Currently, the customer base comprises approximately 70% Thais and 30% foreigners, with most foreign customers coming from Asia—Japan, South Korea, Singapore, and Taiwan. These customers favor the onsen and spa for a “private relaxation experience,” which offers privacy and uniquely blends Thai elements with Japanese standards.

The highlight of Yunomori is the perfect combination of Japanese onsen culture and Thai massage—a fusion not even available in the original Japanese model, due to high labor costs and the tendency to separate these services. Yunomori uniquely brings both together, delivering a distinctive and more premium experience, Smith remarked.

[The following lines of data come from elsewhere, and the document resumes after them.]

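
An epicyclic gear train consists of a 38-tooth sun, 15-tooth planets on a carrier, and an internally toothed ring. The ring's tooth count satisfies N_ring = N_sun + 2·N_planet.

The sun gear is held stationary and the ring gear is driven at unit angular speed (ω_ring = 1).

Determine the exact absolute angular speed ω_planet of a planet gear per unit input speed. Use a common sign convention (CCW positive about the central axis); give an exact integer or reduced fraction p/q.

N_ring = 38 + 2·15 = 68
38(ω_s−ω_c) = −68(ω_r−ω_c),  ω_s=0, ω_r=1
38(0−ω_c) = −68(1−ω_c)  ⇒  106ω_c = 68  ⇒  ω_c = 34/53
sun–planet: 38·(0−34/53) = −15·(ω_p−ω_c)  ⇒  ω_p−ω_c = −(38/15)·(-34/53) = 1292/795
ω_p = 34/53 + 1292/795 = 34/15

34/15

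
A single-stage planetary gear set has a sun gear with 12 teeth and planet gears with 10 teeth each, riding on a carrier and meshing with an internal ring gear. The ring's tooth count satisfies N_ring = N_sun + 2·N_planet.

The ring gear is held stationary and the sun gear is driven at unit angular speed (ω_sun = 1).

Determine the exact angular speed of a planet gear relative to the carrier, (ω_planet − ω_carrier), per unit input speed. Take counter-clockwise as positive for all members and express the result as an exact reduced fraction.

N_ring = 12 + 2·10 = 32
12(ω_s−ω_c) = −32(ω_r−ω_c),  ω_r=0, ω_s=1
12(1−ω_c) = −32(0−ω_c)  ⇒  44ω_c = 12  ⇒  ω_c = 3/11
sun–planet: 12·(1−3/11) = −10·(ω_p−ω_c)  ⇒  ω_p−ω_c = −(12/10)·(8/11) = -48/55

-48/55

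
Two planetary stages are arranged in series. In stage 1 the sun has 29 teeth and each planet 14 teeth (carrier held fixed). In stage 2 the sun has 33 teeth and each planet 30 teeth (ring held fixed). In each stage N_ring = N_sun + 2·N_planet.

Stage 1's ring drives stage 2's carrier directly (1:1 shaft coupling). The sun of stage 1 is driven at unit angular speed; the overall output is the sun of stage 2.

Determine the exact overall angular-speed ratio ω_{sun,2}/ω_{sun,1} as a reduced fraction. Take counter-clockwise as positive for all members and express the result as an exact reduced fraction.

Stage 1: N_ring = 29 + 2·14 = 57
Stage 1: 29(ω_s−ω_c) = −57(ω_r−ω_c),  ω_c=0, ω_s=1
Stage 1: ω_r = 0 − (29/57)(1−0) = -29/57
  ⇒ ω_r¹/ω_s¹ = -29/57
Stage 2: N_ring = 33 + 2·30 = 93
Stage 2: 33(ω_s−ω_c) = −93(ω_r−ω_c),  ω_r=0, ω_c=1
Stage 2: ω_s = 1 − (93/33)(0−1) = 42/11
  ⇒ ω_s²/ω_c² = 42/11
Coupling ω_c² = ω_r¹ ⇒ overall = -29/57 × 42/11 = -406/209

-406/209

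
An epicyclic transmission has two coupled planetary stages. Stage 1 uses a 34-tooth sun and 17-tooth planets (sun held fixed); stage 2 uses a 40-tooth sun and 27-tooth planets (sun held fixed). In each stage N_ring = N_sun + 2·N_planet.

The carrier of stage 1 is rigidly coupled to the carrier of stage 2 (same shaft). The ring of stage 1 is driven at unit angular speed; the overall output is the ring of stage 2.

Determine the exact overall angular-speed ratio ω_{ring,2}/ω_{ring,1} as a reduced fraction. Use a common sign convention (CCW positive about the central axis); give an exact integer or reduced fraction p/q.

134/141

Stage 1: N_ring = 34 + 2·17 = 68
Stage 1: 34(ω_s−ω_c) = −68(ω_r−ω_c),  ω_s=0, ω_r=1
Stage 1: 34(0−ω_c) = −68(1−ω_c)  ⇒  102ω_c = 68  ⇒  ω_c = 2/3
  ⇒ ω_c¹/ω_r¹ = 2/3
Stage 2: N_ring = 40 + 2·27 = 94
Stage 2: 40(ω_s−ω_c) = −94(ω_r−ω_c),  ω_s=0, ω_c=1
Stage 2: ω_r = 1 − (40/94)(0−1) = 67/47
  ⇒ ω_r²/ω_c² = 67/47
Coupling ω_c² = ω_c¹ ⇒ overall = 2/3 × 67/47 = 134/141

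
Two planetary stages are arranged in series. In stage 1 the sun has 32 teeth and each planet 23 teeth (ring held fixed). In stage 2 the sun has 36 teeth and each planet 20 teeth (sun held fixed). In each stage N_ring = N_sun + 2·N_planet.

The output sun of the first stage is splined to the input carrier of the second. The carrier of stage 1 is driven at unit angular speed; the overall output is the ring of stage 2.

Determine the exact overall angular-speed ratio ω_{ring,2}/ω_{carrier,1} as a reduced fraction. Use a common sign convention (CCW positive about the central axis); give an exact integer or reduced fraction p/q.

Stage 1: N_ring = 32 + 2·23 = 78
Stage 1: 32(ω_s−ω_c) = −78(ω_r−ω_c),  ω_r=0, ω_c=1
Stage 1: ω_s = 1 − (78/32)(0−1) = 55/16
  ⇒ ω_s¹/ω_c¹ = 55/16
Stage 2: N_ring = 36 + 2·20 = 76
Stage 2: 36(ω_s−ω_c) = −76(ω_r−ω_c),  ω_s=0, ω_c=1
Stage 2: ω_r = 1 − (36/76)(0−1) = 28/19
  ⇒ ω_r²/ω_c² = 28/19
Coupling ω_c² = ω_s¹ ⇒ overall = 55/16 × 28/19 = 385/76

385/76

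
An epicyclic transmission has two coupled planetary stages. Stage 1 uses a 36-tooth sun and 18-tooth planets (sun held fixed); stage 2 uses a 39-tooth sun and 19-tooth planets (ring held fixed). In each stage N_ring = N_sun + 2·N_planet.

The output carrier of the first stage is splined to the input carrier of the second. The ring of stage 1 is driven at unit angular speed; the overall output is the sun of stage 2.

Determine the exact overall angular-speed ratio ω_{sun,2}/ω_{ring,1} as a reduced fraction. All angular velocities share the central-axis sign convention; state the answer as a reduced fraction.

Stage 1: N_ring = 36 + 2·18 = 72
Stage 1: 36(ω_s−ω_c) = −72(ω_r−ω_c),  ω_s=0, ω_r=1
Stage 1: 36(0−ω_c) = −72(1−ω_c)  ⇒  108ω_c = 72  ⇒  ω_c = 2/3
  ⇒ ω_c¹/ω_r¹ = 2/3
Stage 2: N_ring = 39 + 2·19 = 77
Stage 2: 39(ω_s−ω_c) = −77(ω_r−ω_c),  ω_r=0, ω_c=1
Stage 2: ω_s = 1 − (77/39)(0−1) = 116/39
  ⇒ ω_s²/ω_c² = 116/39
Coupling ω_c² = ω_c¹ ⇒ overall = 2/3 × 116/39 = 232/117

232/117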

Regarding shareholder returns, the company has set a dividend payout policy of not less than 40% of annual net profit to instill confidence among investors and reflect sustainable long-term growth.

In closing, Smith emphasized that this stock market listing is not the end but the beginning of expanding to become a leader in Thailand’s Wellness industry, with future ambitions to grow regionally. He believes that the diversity of group brands and deep consumer understanding will be key to building sustainable growth.

The business outlook for the latter half of 2025 is expected to improve further due to increased customers at Yunomori and KLAI, efficient marketing communications and cost management, and entry into the high season—when customer traffic is at its peak. This will support revenue recognition and profit margins remaining at favorable levels.